The Associated Press
Science panel urges some swine flu vaccine next month
WASHINGTON (AP) - President Barack Obama's scientific advisers are recommending that the government should speed availability of at least a little swine flu vaccine. They'd like to see it released next month rather than in October.
It's among the recommendations in a 68-page report from the President's Council of Advisors on Science and Technology. It also urges federal health officials to do more social networking to put the young people targeted by the virus on notice; clarify who should use anti-flu drugs and how; and improve tracking of the fast-moving virus.
The government initially expected to launch swine flu vaccinations with 120 million available doses around mid-October. It now estimates it will have just 45 million doses on hand by October 15th, with the rest to be shipped at a pace of around 20 million per week through December.
There's plenty of vaccine against regular winter flu, which also is expected to circulate, and clinics and retailers have begun those inoculations.
Packaging bottleneck delaying swine flu vaccine
WASHINGTON (AP) - A new snag in production of swine flu vaccine has the government hunting for more companies that can package it.
The man in charge of vaccine procurement at the Department of Health and Human Services says if there are early outbreaks in September and October, there could be increased demand for the shots.
Dr. Robin Robinson of HHS says they're looking for more firms that can help out.

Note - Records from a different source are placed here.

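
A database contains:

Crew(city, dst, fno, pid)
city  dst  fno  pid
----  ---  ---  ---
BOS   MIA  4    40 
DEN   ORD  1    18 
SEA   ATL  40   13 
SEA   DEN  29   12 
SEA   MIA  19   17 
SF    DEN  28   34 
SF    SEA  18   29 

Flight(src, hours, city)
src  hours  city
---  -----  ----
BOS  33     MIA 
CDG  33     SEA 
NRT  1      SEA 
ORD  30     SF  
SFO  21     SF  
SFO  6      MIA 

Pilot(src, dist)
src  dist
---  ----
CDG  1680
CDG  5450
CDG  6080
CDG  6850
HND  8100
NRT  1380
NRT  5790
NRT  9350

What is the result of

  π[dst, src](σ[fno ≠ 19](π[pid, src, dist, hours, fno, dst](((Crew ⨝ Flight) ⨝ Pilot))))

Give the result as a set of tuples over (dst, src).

{(ATL, CDG), (ATL, NRT), (DEN, CDG), (DEN, NRT)}

Crew ⋈ Flight (natural join on city): {(SEA, ATL, 40, 13, CDG, 33), (SEA, ATL, 40, 13, NRT, 1), (SEA, DEN, 29, 12, CDG, 33), (SEA, DEN, 29, 12, NRT, 1), (SEA, MIA, 19, 17, CDG, 33), (SEA, MIA, 19, 17, NRT, 1), (SF, DEN, 28, 34, ORD, 30), (SF, DEN, 28, 34, SFO, 21), (SF, SEA, 18, 29, ORD, 30), (SF, SEA, 18, 29, SFO, 21)}
(Crew ⨝ Flight) ⋈ Pilot (natural join on src): {(SEA, ATL, 40, 13, CDG, 33, 1680), (SEA, ATL, 40, 13, CDG, 33, 5450), (SEA, ATL, 40, 13, CDG, 33, 6080), (SEA, ATL, 40, 13, CDG, 33, 6850), (SEA, ATL, 40, 13, NRT, 1, 1380), (SEA, ATL, 40, 13, NRT, 1, 5790), (SEA, ATL, 40, 13, NRT, 1, 9350), (SEA, DEN, 29, 12, CDG, 33, 1680), (SEA, DEN, 29, 12, CDG, 33, 5450), (SEA, DEN, 29, 12, CDG, 33, 6080), (SEA, DEN, 29, 12, CDG, 33, 6850), (SEA, DEN, 29, 12, NRT, 1, 1380), (SEA, DEN, 29, 12, NRT, 1, 5790), (SEA, DEN, 29, 12, NRT, 1, 9350), (SEA, MIA, 19, 17, CDG, 33, 1680), (SEA, MIA, 19, 17, CDG, 33, 5450), (SEA, MIA, 19, 17, CDG, 33, 6080), (SEA, MIA, 19, 17, CDG, 33, 6850), (SEA, MIA, 19, 17, NRT, 1, 1380), (SEA, MIA, 19, 17, NRT, 1, 5790), (SEA, MIA, 19, 17, NRT, 1, 9350)}
Keep only column(s) pid, src, dist, hours, fno, dst: {(12, CDG, 1680, 33, 29, DEN), (12, CDG, 5450, 33, 29, DEN), (12, CDG, 6080, 33, 29, DEN), (12, CDG, 6850, 33, 29, DEN), (12, NRT, 1380, 1, 29, DEN), (12, NRT, 5790, 1, 29, DEN), (12, NRT, 9350, 1, 29, DEN), (13, CDG, 1680, 33, 40, ATL), (13, CDG, 5450, 33, 40, ATL), (13, CDG, 6080, 33, 40, ATL), (13, CDG, 6850, 33, 40, ATL), (13, NRT, 1380, 1, 40, ATL), (13, NRT, 5790, 1, 40, ATL), (13, NRT, 9350, 1, 40, ATL), (17, CDG, 1680, 33, 19, MIA), (17, CDG, 5450, 33, 19, MIA), (17, CDG, 6080, 33, 19, MIA), (17, CDG, 6850, 33, 19, MIA), (17, NRT, 1380, 1, 19, MIA), (17, NRT, 5790, 1, 19, MIA), (17, NRT, 9350, 1, 19, MIA)}
σ[fno ≠ 19]: keep tuples satisfying fno ≠ 19 → {(12, CDG, 1680, 33, 29, DEN), (12, CDG, 5450, 33, 29, DEN), (12, CDG, 6080, 33, 29, DEN), (12, CDG, 6850, 33, 29, DEN), (12, NRT, 1380, 1, 29, DEN), (12, NRT, 5790, 1, 29, DEN), (12, NRT, 9350, 1, 29, DEN), (13, CDG, 1680, 33, 40, ATL), (13, CDG, 5450, 33, 40, ATL), (13, CDG, 6080, 33, 40, ATL), (13, CDG, 6850, 33, 40, ATL), (13, NRT, 1380, 1, 40, ATL), (13, NRT, 5790, 1, 40, ATL), (13, NRT, 9350, 1, 40, ATL)}
Keep only column(s) dst, src (10 duplicate(s) eliminated): {(ATL, CDG), (ATL, NRT), (DEN, CDG), (DEN, NRT)}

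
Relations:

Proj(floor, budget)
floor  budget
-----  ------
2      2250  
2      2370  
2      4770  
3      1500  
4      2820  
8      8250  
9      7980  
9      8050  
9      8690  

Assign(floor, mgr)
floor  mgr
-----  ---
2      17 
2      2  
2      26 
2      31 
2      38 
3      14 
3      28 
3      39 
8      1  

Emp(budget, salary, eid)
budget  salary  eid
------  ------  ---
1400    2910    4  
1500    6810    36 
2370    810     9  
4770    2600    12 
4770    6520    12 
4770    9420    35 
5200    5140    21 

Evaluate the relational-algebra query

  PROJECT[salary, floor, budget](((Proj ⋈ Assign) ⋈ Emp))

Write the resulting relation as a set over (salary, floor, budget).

{(2600, 2, 4770), (6520, 2, 4770), (6810, 3, 1500), (810, 2, 2370), (9420, 2, 4770)}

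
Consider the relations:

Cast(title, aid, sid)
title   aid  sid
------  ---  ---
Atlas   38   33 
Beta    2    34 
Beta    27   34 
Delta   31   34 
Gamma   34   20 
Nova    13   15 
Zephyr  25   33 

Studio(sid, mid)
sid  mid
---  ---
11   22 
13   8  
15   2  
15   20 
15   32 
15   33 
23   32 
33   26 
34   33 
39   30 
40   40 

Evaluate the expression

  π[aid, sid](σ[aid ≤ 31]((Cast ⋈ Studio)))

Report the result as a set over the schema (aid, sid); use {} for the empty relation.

Joining Cast and Studio on sid yields {(Atlas, 38, 33, 26), (Beta, 2, 34, 33), (Beta, 27, 34, 33), (Delta, 31, 34, 33), (Nova, 13, 15, 2), (Nova, 13, 15, 20), (Nova, 13, 15, 32), (Nova, 13, 15, 33), (Zephyr, 25, 33, 26)}.
Selection aid ≤ 31: {(Beta, 2, 34, 33), (Beta, 27, 34, 33), (Delta, 31, 34, 33), (Nova, 13, 15, 2), (Nova, 13, 15, 20), (Nova, 13, 15, 32), (Nova, 13, 15, 33), (Zephyr, 25, 33, 26)}
π[aid, sid]: project onto (aid, sid) (3 duplicate(s) eliminated) → {(13, 15), (2, 34), (25, 33), (27, 34), (31, 34)}

{(13, 15), (2, 34), (25, 33), (27, 34), (31, 34)}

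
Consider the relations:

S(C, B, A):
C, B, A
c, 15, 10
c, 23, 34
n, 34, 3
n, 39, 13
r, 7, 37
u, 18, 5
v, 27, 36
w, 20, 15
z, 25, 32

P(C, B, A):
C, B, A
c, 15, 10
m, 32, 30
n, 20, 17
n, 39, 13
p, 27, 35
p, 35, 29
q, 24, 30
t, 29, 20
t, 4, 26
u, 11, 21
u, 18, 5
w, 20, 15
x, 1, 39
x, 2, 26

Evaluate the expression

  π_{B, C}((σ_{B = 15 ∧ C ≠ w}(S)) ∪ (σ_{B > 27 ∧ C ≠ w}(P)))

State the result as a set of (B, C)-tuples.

{(15, c), (29, t), (32, m), (35, p), (39, n)}

σ[B = 15 ∧ C ≠ w]: keep tuples satisfying B = 15 ∧ C ≠ w → {(c, 15, 10)}
σ[B > 27 ∧ C ≠ w]: keep tuples satisfying B > 27 ∧ C ≠ w → {(m, 32, 30), (n, 39, 13), (p, 35, 29), (t, 29, 20)}
Set union of the two operands is {(c, 15, 10), (m, 32, 30), (n, 39, 13), (p, 35, 29), (t, 29, 20)}.
Projecting to B, C: {(15, c), (29, t), (32, m), (35, p), (39, n)}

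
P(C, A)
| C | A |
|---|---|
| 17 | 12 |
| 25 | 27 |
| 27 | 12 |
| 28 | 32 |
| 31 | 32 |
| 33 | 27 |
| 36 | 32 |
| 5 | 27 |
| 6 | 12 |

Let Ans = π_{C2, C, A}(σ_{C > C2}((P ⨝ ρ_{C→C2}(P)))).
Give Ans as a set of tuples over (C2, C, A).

{(17, 27, 12), (25, 33, 27), (28, 31, 32), (28, 36, 32), (31, 36, 32), (5, 25, 27), (5, 33, 27), (6, 17, 12), (6, 27, 12)}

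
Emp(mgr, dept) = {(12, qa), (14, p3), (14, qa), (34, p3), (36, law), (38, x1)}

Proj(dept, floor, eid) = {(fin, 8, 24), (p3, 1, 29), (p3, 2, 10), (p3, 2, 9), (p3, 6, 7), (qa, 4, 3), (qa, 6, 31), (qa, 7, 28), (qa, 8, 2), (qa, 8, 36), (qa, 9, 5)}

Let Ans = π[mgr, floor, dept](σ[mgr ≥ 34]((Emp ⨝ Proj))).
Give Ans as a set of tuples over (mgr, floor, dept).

Emp ⋈ Proj (natural join on dept): {(12, qa, 4, 3), (12, qa, 6, 31), (12, qa, 7, 28), (12, qa, 8, 2), (12, qa, 8, 36), (12, qa, 9, 5), (14, p3, 1, 29), (14, p3, 2, 10), (14, p3, 2, 9), (14, p3, 6, 7), (14, qa, 4, 3), (14, qa, 6, 31), (14, qa, 7, 28), (14, qa, 8, 2), (14, qa, 8, 36), (14, qa, 9, 5), (34, p3, 1, 29), (34, p3, 2, 10), (34, p3, 2, 9), (34, p3, 6, 7)}
σ[mgr ≥ 34]: keep tuples satisfying mgr ≥ 34 → {(34, p3, 1, 29), (34, p3, 2, 10), (34, p3, 2, 9), (34, p3, 6, 7)}
Keep only column(s) mgr, floor, dept (1 duplicate(s) eliminated): {(34, 1, p3), (34, 2, p3), (34, 6, p3)}

{(34, 1, p3), (34, 2, p3), (34, 6, p3)}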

Health and Human Services expected to have 120 million doses of the vaccine by Oct. 15. But it now thinks it will fall far short of that -- only 45 million -- although that's expected to rise to 85 million doses by the end of October.
Small company's swine flu vaccine works in animals
ROCKVILLE, Md. (AP) - Vaccine developer Novavax says its experimental vaccine against swine flu, produced in just weeks instead of several months for standard methods, works in animals.
That's based on a small study scientists at the federal Centers for Disease Control and Prevention did on ferrets, which react to the flu like people.
But the Maryland company's genetically engineered vaccine won't be approved and ready for commercial use in the U.S. for at least a couple years. That means it won't be available to help here in the current epidemic of novel H1N1 influenza.
The company's chief medical officer says the results show what Novavax could do for the next pandemic.
And while the vaccine won't be licensed here for a few years, Novavax is talking to poor countries.